Dio faccia che l’assemblea degli ecclesiastici partorisca bene: di che dubito, come cosa insolita. Gran punto è il dimandare una religione, essendo cosa che, trattata senza gran prudenza, potrebbe causare una guerra civile. Il levare l’appellazione tamquam ab abusu che domandano, non può nascere se non da poca cognizione; e non so se io debba compararli al fanciullo che domanda alla madre uno scorpione per giuocare con quello, non avendo cognizione del veleno. Di ragione dimanderanno anco il Concilio di Trento. Io prego V.S. che di queste cose, come anche della causa di precedenza tra il Parlamento e ’l vescovo, e della lite dei Gesuiti con i monaci di San Germano, si degni alla giornata, quando sia senza suo incomodo, dirmene i successi.
L’annotazione del signor Giustello sopra il Codice della Chiesa universale,4 la vado gustando, e ci trovo scelte fatte con esquisito giudizio. Quando le avrò finite tutte, scriverò il mio parere a quel signore, e manderò la lettera a V.S.
Il libro degli opuscoli dello Scaligero,5 V.S. avrà comodo di mandarmelo pel signor ambasciadore Nani, che verrà costì presto; ovvero pel signor Agostino Dolce, segretario di quell’ambasceria; ovvero anco pel segretario dell’eccellentissimo Foscarini, se verrà in qua, il quale è persona molto sensata e d’acutissimo spirito; e quanto alla Religione, è persona media e discreta. Desidero che lo vegga, e parli con esso lui con confidenza delle cose del mondo; attesochè l’esser egli informato può essere causa di bene al regno ed al pubblico, per continuare segreta intelligenza e confidenza. Ed acciò ne abbia occasione, egli le porterà una mia lettera. A lui ho consegnata l’instruzione pel signore di Thou: resta ch’egli faccia come scrissi per la lettera interpretata da... Poco buona speranza si può avere di Condé, essendo hostium artibus infectus. Dio faccia che tutto riesca a sua gloria.
- Venezia, 31 agosto 1610.
Note
- ↑ Dalla Raccolta edita in Capolago ec., pag. 225.
- ↑ Non può qui parlarsi del celebre Lodovico, il quale era morto sino dal 1571. È curiosa tuttavolta la ripetizione del nome, con quella di certe notabili circostanze: il che non può non ricordarci che il Castelvetro ebbe un fratello (Gian Maria) e forse nipoti, esuli al pari e insieme con lui, e propendenti alla religione riformata.

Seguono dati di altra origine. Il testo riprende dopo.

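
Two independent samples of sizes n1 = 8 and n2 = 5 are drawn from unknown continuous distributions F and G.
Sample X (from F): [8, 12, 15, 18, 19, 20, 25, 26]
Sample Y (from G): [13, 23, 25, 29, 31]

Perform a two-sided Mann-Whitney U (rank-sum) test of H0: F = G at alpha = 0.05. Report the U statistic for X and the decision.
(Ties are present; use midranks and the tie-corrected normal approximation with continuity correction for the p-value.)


Step 1: Combine and sort all 13 observations; assign midranks.
sorted (value, group): (8,X), (12,X), (13,Y), (15,X), (18,X), (19,X), (20,X), (23,Y), (25,X), (25,Y), (26,X), (29,Y), (31,Y)
ranks: 8->1, 12->2, 13->3, 15->4, 18->5, 19->6, 20->7, 23->8, 25->9.5, 25->9.5, 26->11, 29->12, 31->13
Step 2: Rank sum for X: R1 = 1 + 2 + 4 + 5 + 6 + 7 + 9.5 + 11 = 45.5.
Step 3: U_X = R1 - n1(n1+1)/2 = 45.5 - 8*9/2 = 45.5 - 36 = 9.5.
       U_Y = n1*n2 - U_X = 40 - 9.5 = 30.5.
Step 4: Ties are present, so use the tie-corrected normal approximation (with continuity correction) for the p-value.
Step 5: p-value = 0.142685; compare to alpha = 0.05. fail to reject H0.

U_X = 9.5, p = 0.142685, fail to reject H0 at alpha = 0.05.


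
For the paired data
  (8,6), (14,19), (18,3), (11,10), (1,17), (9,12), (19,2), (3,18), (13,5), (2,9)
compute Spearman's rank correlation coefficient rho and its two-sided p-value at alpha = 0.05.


Step 1: Rank x and y separately (midranks; no ties here).
rank(x): 8->4, 14->8, 18->9, 11->6, 1->1, 9->5, 19->10, 3->3, 13->7, 2->2
rank(y): 6->4, 19->10, 3->2, 10->6, 17->8, 12->7, 2->1, 18->9, 5->3, 9->5
Step 2: d_i = R_x(i) - R_y(i); compute d_i^2.
  (4-4)^2=0, (8-10)^2=4, (9-2)^2=49, (6-6)^2=0, (1-8)^2=49, (5-7)^2=4, (10-1)^2=81, (3-9)^2=36, (7-3)^2=16, (2-5)^2=9
sum(d^2) = 248.
Step 3: rho = 1 - 6*248 / (10*(10^2 - 1)) = 1 - 1488/990 = -0.503030.
Step 4: Under H0, t = rho * sqrt((n-2)/(1-rho^2)) = -1.6462 ~ t(8).
Step 5: Two-sided p-value from the t-distribution with 8 df = 0.138334.
Step 6: alpha = 0.05. fail to reject H0.

rho = -0.5030, p = 0.138334, fail to reject H0 at alpha = 0.05.


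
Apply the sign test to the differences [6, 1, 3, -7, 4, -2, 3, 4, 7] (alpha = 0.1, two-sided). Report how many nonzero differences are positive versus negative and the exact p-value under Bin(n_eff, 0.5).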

- ↑ Achille di Harlay I giacchè non bisogna confonderlo con altri suoi omonimi, uno de’ quali fu anch’egli primo presidente del Parlamento. La sua rinunzia pare che fosse motivata dall’età, avendo egli allora presso a 75 anni. Gii elogi che ne fa il Sarpi concordano pienamente con quelli che gli sono prodigati dai biografi, sì per la sua integrità, come pel civile coraggio.
- ↑ Cristoforo Giustel, autore di un’opera intitolata: Codice dei Canoni della chiesa universale.
- ↑ Giuseppe Scaligero, figlio di Giulio Cesare, e che l’anno innanzi era mancato di vita in Leida.